Fragmentation of collagen fibrils, the major structure protein in skin, is a hallmark of dermal ageing. Matrix metalloproteinases (MMPs) are largely responsible for the fragmentation of collagen fibrils.To quantify gene expression of all 23 known mammalian MMPs in sun-protected young and aged human skin in vivo and to investigate the potential mechanism underlying age-related alteration of multiple MMPs.MMP mRNA expression levels and MMP activity in sun-protected young and aged human skin in vivo were determined by real-time reverse transcription polymerase chain reaction (RT-PCR) and in situ zymography, respectively.
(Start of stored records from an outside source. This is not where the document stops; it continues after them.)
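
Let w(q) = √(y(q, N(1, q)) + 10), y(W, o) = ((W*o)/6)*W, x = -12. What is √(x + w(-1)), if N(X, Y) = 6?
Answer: √(-12 + √11) ≈ 2.9468*I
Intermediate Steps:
y(W, o) = o*W²/6 (y(W, o) = ((W*o)*(⅙))*W = (W*o/6)*W = o*W²/6)
w(q) = √(10 + q²) (w(q) = √((⅙)*6*q² + 10) = √(q² + 10) = √(10 + q²))
√(x + w(-1)) = √(-12 + √(10 + (-1)²)) = √(-12 + √(10 + 1)) = √(-12 + √11)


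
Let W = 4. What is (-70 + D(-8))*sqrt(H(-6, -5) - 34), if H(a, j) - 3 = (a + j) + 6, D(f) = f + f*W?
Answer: -660*I ≈ -660.0*I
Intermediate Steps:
D(f) = 5*f (D(f) = f + f*4 = f + 4*f = 5*f)
H(a, j) = 9 + a + j (H(a, j) = 3 + ((a + j) + 6) = 3 + (6 + a + j) = 9 + a + j)
(-70 + D(-8))*sqrt(H(-6, -5) - 34) = (-70 + 5*(-8))*sqrt((9 - 6 - 5) - 34) = (-70 - 40)*sqrt(-2 - 34) = -660*I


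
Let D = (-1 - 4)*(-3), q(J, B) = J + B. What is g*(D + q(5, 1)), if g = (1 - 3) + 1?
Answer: -21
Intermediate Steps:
q(J, B) = B + J
D = 15 (D = -5*(-3) = 15)
g = -1 (g = -2 + 1 = -1)
g*(D + q(5, 1)) = -(15 + (1 + 5)) = -(15 + 6) = -1*21 = -21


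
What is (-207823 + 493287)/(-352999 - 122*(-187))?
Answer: -285464/330185 ≈ -0.86456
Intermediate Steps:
(-207823 + 493287)/(-352999 - 122*(-187)) = 285464/(-352999 + 22814) = 285464/(-330185) = 285464*(-1/330185) = -285464/330185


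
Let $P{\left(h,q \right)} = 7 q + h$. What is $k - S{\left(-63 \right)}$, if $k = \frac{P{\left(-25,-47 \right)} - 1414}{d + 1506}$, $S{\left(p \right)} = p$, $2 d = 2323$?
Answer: $\frac{332569}{5335} \approx 62.337$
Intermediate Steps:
$d = \frac{2323}{2}$ ($d = \frac{1}{2} \cdot 2323 = \frac{2323}{2} \approx 1161.5$)
$P{\left(h,q \right)} = h + 7 q$
$k = - \frac{3536}{5335}$ ($k = \frac{\left(-25 + 7 \left(-47\right)\right) - 1414}{\frac{2323}{2} + 1506} = \frac{\left(-25 - 329\right) - 1414}{\frac{5335}{2}} = \left(-354 - 1414\right) \frac{2}{5335} = \left(-1768\right) \frac{2}{5335} = - \frac{3536}{5335} \approx -0.66279$)
$k - S{\left(-63 \right)} = - \frac{3536}{5335} - -63 = - \frac{3536}{5335} + 63 = \frac{332569}{5335}$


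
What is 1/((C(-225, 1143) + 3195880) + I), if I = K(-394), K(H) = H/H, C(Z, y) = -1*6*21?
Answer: 1/3195755 ≈ 3.1292e-7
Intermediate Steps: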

The relative contributions to elevated MMPs in epidermis and dermis were quantified by laser capture microdissection coupled real-time RT-PCR. Dermal fibroblast morphology and collagen fibril fragmentation in human skin in vivo were assessed by second-harmonic generation microscopy and atomic force microscopy, respectively. In vitro cell morphology was assessed by CellTracker® fluorescent dye (Molecular Probes, Eugene, OR, U.S.A.) and phalloidin staining. Protein levels were determined by ProteinSimple capillary electrophoresis immunoassay (ProteinSimple, Santa Clare, CA, U.S.A.).Multiple MMPs are elevated in aged human skin dermis. Increased MMP activity and collagen fibril fragmentation were observed in aged skin dermis. As dermal fibroblasts are the major MMP-producing cells in the dermis, reduction of dermal fibroblast size, which is observed in aged human skin, contributes to the elevation of age-related multiple MMPs. Reduction of fibroblast size upregulates c-Jun/c-Fos and activates AP-1.Combined actions of the wide variety of MMPs that are constitutively elevated in aged dermis may be involved in the progressive degradation of dermal collagen fibrils. Age-related elevations of multiple MMPs are likely to be a result of the reduction of fibroblast size via activation of AP-1.